In this lab we will implement a word frequency algorithm. It will tell you how many of each word can be found in an essay.
At the top of the document save a variable with a long paragraph (example below). To turn this paragraph into a list of lowercase words, we will use the split(" ")
, replace()
, and lower()
functions. There is code at the bottom of this page that will do this for you. Feel free to read more about split()
in the Python documentation, but it's not critical to this lab.
For each word in the document, count the number of times it occurs. Consider the following phrase: 'Cats are cool. Baby cats are called kittens. Cats make great pets.' The word 'cats' appears 3 times. The word 'are' appears 2 times.
The program will first create a dictionary with the words as keys and the number of times they occur as values. Then it will prompt the user which word they are curious about. If the word was in the paragraph it will print the number of times it occurred.

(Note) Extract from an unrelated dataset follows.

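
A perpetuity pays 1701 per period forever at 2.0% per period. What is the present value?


PV = PMT / i
= 1701 / 0.02
= 85050.0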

>>> python3 word_frequency_lab.py
What word would you like to know the frequency of? cats
'cats' occurs 3 times
>>> python3 word_frequency_lab.py
What word would you like to know the frequency of? dogs
'dogs' does not occur
This is the code to lowercase the letters in the paragraph, remove the periods, and split them into individual words.
example_paragraph = "It was a beautiful day in New York City. Our hero Ariana Grande was on a walk from the Standard to Duane Reade. Ariana Grande was walking rather quickly because she had lived in New York for a few months. All of a sudden a slimy donut appeared out of nowhere. Ariana Grande decided to prance foolishly instead of dealing with the situation. Thrown off from Duane Reade Ariana Grande decides to go to Times Square instead. What a beautiful day in New York."
#make all letters lowercase
example_paragraph_lower = example_paragraph.lower()
#remove all periods
example_paragraph_lower_no_punctuation = example_paragraph_lower.replace(".", "")
#convert paragraph into a list of individual strings
example_word_list = example_paragraph_lower_no_punctuation.split(" ")
If students decide to alter the example text, they may wish to include additional code to remove any other punctuation that may be present--commas, semicolons, question marks, quotation marks, etc. Some punctuation, such as the "--" in the previous sentence, may not have any spaces before or after it. Using the same replace("--","")
syntax would be a mistake, since it would create a new incorrect word ("presentcommas" in this case). Here it would be better to use replace("--"," ")
, adding in a space to replace the dashes.